Uno studio sull’uso precoce di antibiotici in pazienti COVID-19 vaccinati e non vaccinati

Abstract dello studio pubblicato sul Journal of Medical Virology.

Il comportamento batteriofago del SARS-CoV-2 durante la fase acuta e post-COVID-19 sembra essere stato un fattore importante nello sviluppo della malattia. L’uso precoce degli antibiotici sembra essere cruciale per inibire la progressione della malattia, prevenire la replicazione virale nel microbioma intestinale e controllare la produzione tossicologica dal microbioma umano.

Studiare l’impatto di antibiotici specifici sul recupero da COVID-19 e Long COVID (LC) tenendo conto: stato vaccinale, comorbidità, ondata di SARS-CoV-2, momento di inizio della terapia antibiotica e uso concomitante di corticosteroidi e anti-steroidi non steroidei. farmaci infiammatori (FANS). Nello studio sono stati inclusi un totale di 211 pazienti affetti da COVID-19: di cui 59 erano vaccinati con vaccini mRNA contro SARS-CoV-2 mentre 152 non erano vaccinati.

I pazienti sono stati arruolati in tre ondate: da settembre 2020 a ottobre 2022, corrispondente all’emergenza delle varianti pre-Delta, Delta e Omicron del virus SARS-CoV-2. I tre criteri per l’arruolamento dei pazienti erano: positività al tampone orofaringeo o reperti fecali; sintomi moderati con l’assunzione di antibiotici; e misurazione della saturazione di ossigeno nel sangue durante il periodo della malattia.

L’uso di associazioni di antibiotici, come amoxicillina con acido clavulanico (compresse da 875 + 125 mg, ogni 12 h) più rifaximina (compresse da 400 mg ogni 12 h), come prima scelta, come suggerito dai dati precedenti, o azitromicina (500 mg compresse ogni 24 ore), più rifaximina come sopra, consente agli operatori sanitari di concentrarsi sul microbioma intestinale e sulle sue implicazioni nella malattia COVID-19 durante la cura del paziente. L’esito primario misurato in questo studio era l’effetto medio stimato del trattamento, che quantificava la differenza nel recupero medio tra i pazienti che ricevevano antibiotici e quelli che non ricevevano antibiotici a 3 e 9 giorni dall’inizio del trattamento.

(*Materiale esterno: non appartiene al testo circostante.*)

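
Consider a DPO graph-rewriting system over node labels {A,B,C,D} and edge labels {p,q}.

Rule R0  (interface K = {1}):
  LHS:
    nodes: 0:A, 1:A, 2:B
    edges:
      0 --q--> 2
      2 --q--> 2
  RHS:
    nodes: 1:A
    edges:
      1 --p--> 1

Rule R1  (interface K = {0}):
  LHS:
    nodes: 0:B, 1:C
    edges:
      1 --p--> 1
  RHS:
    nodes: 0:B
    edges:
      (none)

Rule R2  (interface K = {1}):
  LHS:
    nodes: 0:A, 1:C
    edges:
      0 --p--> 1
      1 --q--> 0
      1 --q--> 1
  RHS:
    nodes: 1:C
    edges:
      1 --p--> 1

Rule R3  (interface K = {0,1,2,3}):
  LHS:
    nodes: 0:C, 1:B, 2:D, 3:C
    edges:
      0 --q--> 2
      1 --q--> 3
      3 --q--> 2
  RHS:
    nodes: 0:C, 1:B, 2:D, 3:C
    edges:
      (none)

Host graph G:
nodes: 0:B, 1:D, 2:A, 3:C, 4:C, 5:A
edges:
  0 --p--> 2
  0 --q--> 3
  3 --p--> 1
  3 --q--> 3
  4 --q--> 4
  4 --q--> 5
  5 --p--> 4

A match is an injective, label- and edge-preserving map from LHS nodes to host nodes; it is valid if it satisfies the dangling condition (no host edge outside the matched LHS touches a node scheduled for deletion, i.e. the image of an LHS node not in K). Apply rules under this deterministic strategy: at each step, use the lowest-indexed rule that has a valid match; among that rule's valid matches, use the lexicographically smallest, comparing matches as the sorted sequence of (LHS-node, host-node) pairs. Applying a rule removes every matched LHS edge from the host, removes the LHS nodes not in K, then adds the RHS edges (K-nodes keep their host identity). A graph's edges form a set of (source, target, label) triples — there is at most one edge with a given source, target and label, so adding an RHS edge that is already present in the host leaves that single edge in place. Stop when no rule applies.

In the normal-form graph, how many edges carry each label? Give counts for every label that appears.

initial: |V|=6 |E|=7  E = 0-p->2 0-q->3 3-p->1 3-q->3 4-q->4 4-q->5 5-p->4
step 1: apply R2 at {0↦5, 1↦4}  → |V|=5 |E|=5  E = 0-p->2 0-q->3 3-p->1 3-q->3 4-p->4
step 2: apply R1 at {0↦0, 1↦4}  → |V|=4 |E|=4  E = 0-p->2 0-q->3 3-p->1 3-q->3
halt: no rule applies after step 2
NF edges: [(0, 2, 'p'), (0, 3, 'q'), (3, 1, 'p'), (3, 3, 'q')]

Answer: p:2 q:2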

Nell’analisi, sia i gruppi vaccinati sia quelli non vaccinati hanno avuto una durata mediana di malattia di 7 giorni (intervallo interquartile [IQR] 6-9 giorni per ciascuno; rapporto di rischio grezzo di recupero [HR] = 0,94, p = 0,700). La durata mediana della malattia per le onde pre-Delta e Delta è stata di 8 giorni (IQR 7–10 giorni), mentre era più breve, 6,5 giorni, per Omicron (IQR 6–8 giorni; recupero HR grezzo = 1,71, p < 0,001) . Questi risultati sono stati confermati dall’analisi multivariata.

I pazienti con comorbilità avevano una durata della malattia significativamente più lunga: mediana 8 giorni (IQR 7–10 giorni) rispetto a 7 giorni (IQR 6–8 giorni) per quelli senza comorbilità (HR grezzo = 0,75, p = 0,038), ma questo risultato era non confermato nell’analisi multivariata poiché la significatività statistica è stata persa. L’inizio precoce della terapia antibiotica ha comportato un tempo di recupero significativamente più breve (HR grezzo= 4,74, p < 0,001). L’uso concomitante di FANS non ha ridotto la durata della malattia e nell’analisi multivariata ha prolungato la malattia (p = 0,041).

Un sottogruppo di 42 pazienti trattati con corticosteroidi per una mediana di 3 giorni (IQR 3-6 giorni) ha avuto un tempo di recupero più lungo (mediana 9 giorni, IQR 8-10 giorni) rispetto agli altri (mediana 7 giorni, IQR 6-8 giorni); HR grezzo = 0,542, p < 0,001), come confermato anche dall’HR aggiustato. In questo studio è stata osservata una riduzione statisticamente significativa dei tempi di recupero tra i pazienti che avevano ricevuto un trattamento antibiotico precoce. L’inizio precoce della terapia antibiotica ha svolto un ruolo cruciale nel mantenere livelli più elevati di saturazione di ossigeno nel sangue. Inoltre, vale la pena notare che un numero significativo di pazienti che hanno ricevuto antibiotici nei primi 3 giorni e per una durata di 7 giorni, durante la fase acuta non hanno sviluppato LC.